Camden Monarchs
- Founded: 2019
- League: American Basketball Association
- Region: Northeast Region
- Based in: Camden, New Jersey
- Colors: Purple, gold
- Owner: Giovonni Thompson
- Head coach: Stan Laws
- General manager: Joe Richmond

= Camden Monarchs =

American basketball team

Camden Monarchs is an American semi professional basketball team based in Camden, New Jersey. The team is a member of the American Basketball Association. Darrin Akers & Giovonni Thompson are the founders of Camden Monarchs. Thompson is the CEO of GioGlobal Management and has clients who have worked with Beyonce, Michael Jackson, Microsoft, The NBA and Sony. She is also Founder of The Love & Basketball Tea, an annual empowerment event for young girls over the NBA All Star Weekend.

==History==
The Camden Monarchs have been added to the record-setting expansion for season 2019–2020 in American Basketball Association (ABA) and it is making Giovonni Thompson, the youngest African-American female owner in the leagues history.
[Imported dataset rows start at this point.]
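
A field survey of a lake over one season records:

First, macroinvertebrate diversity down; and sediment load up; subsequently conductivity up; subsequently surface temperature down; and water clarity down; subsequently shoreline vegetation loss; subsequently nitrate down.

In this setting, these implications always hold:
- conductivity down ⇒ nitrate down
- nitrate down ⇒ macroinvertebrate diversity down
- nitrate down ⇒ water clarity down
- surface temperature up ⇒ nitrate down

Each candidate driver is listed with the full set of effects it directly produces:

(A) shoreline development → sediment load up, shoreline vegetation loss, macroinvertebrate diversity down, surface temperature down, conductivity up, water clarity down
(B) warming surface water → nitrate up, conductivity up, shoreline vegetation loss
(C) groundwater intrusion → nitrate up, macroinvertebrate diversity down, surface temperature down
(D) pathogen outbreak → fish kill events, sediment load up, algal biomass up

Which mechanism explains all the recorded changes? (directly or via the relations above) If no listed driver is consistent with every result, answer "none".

Testing each hypothesis:
(A) shoreline development — macroinvertebrate diversity down ✓; sediment load up ✓; conductivity up ✓; surface temperature down ✓; water clarity down ✓; shoreline vegetation loss ✓; nitrate down ✗
(B) warming surface water — fails on macroinvertebrate diversity down, sediment load up, surface temperature down, water clarity down, nitrate down (predicts nitrate up, not nitrate down)
(C) groundwater intrusion — fails on sediment load up, conductivity up, water clarity down, shoreline vegetation loss, nitrate down (predicts nitrate up, not nitrate down)
(D) pathogen outbreak — does not account for macroinvertebrate diversity down, conductivity up, surface temperature down, water clarity down, shoreline vegetation loss, nitrate down
Every candidate fails on at least one observation.

none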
She brought professional basketball team to Camden, New Jersey, and founded Camden Monarchs in 2019.

==Noted players==
- Lenny Cooke joined the Camden Monarchs, an expansion team of the ABA. Cooke discussed his decision to join the Camden Monarchs on an appearance on ESPN Radio and in a podcast interview with Brandon 'Scoop B' Robinson along with the team’s CEO, Giovanni Thompson. Lenny Cooke is the subject of the 2013 documentary Lenny Cooke, which documents his rise, fall, and subsequent life after basketball. The film, made by the Safdie Brothers and the film was entered in the 2013 Tribeca Film Festival.
- Rysheed Jordan, A Vaux high school basketball star in Pennsylvania, also known as The Prince of North Philly has signed the semi-professional basketball team Camden Monarchs, of the ABA League. The ABA's 2020–2021 season has been canceled due to the coronavirus pandemic.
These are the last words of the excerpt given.